Я слушал с интересом, но вместе с тем начинал уже проникаться разочарованием. Все же не то это, на что я надеялся. А Литтлуэй продолжал:
— То же самое и с опытами насчет преобладания. Что произойдет, если посадить в одну клетку несколько идентичных крыс? Которая из них станет лидером и почему? Вот еще один нюанс, что хотелось бы выяснить. Или еще один интересный факт. Несколько лет назад моя дочь держала пару белых мышей и хомяка. Одна из мышей была шустрым чертенком, любопытная такая. Другая именно такая, «мышиная» — трусливая и нервная. Как-то раз к ним в клетку пробрался хомяк и укусил крайнюю: перевернул и укусил в живот. Мышь почти сразу и околела. И, разумеется, именно та, нервная. Я еще до того, как заглянуть в клетку, был в этом уверен. Но откуда такая уверенность? В конце концов, окажись крайней другая мышь, то, конечно, околела бы она? И тут я над этим основательно задумался, труслива ли робкая мышь оттого, что привыкла, что ей помыкает другая? А если бы посадить ее в клетку с еще более трусливой мышкой? Развилась бы у нее тяга к лидерству? Выяснить никак нельзя, мыши-то уже нет. А вот если бы их обеих отмножить, можно было бы перепробовать всякие комбинации...
Он заметил в моих глазах сомнение.
— Вы, наверное, думаете, можно ли в самом деле создавать у мышей двойные образцы, чтобы были идентичны?
— Нет, — ответил я. — Я думал совсем не об этом.
Мы прервались, пока официант расставлял тарелки с яблочным пирогом и сливки; я тем временем собрался с мыслями. Затем я попытался объяснить, что не дает мне покоя. Рассказал о кончине Лайелла, о своем возросшем интересе к проблеме смерти; о волнении, охватившем меня, когда услышал заключительные слова тех лекций Литтлуэя — насчет того, что человек достиг поворотной точки в своей эволюции; о том, как разволновался и того больше, прочитав об эксперименте Маркса со стариками... И как хотелось ухватиться за проблему сразу, без кружного этого пути с опытами над мышами и белыми крысами.

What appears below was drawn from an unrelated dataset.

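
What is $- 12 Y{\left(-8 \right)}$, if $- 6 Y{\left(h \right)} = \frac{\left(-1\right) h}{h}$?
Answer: $-2$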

Литтлуэй ел пирог и слушал не перебивая. Когда я закончил, он медленно произнес:
— Я согласен со всем, что вы сказали. Но надо от чего-то отталкиваться. Мне кажется, вы идете на поводу у своего нетерпения. Я вас на двадцать лет старше и знаю, что не все так легко и просто.
— Но эксперименты Маркса? Уж они-то разве не начало?
— В некотором смысле. Только Маркс видит их сколько иначе, чем вы.
— Иначе? Тогда как он их видит?
— Прошу понять правильно, его, конечно же, занимает та проблема «эволюционного скачка». Но не в этом сейчас его основной интерес. Его интересует, какие ценности нужны людям, чтобы достичь самовыражения, и какое общество может дать всем возможность максимально себя реализовать. Это вопрос социальной инженерии, если я четко изъясняюсь.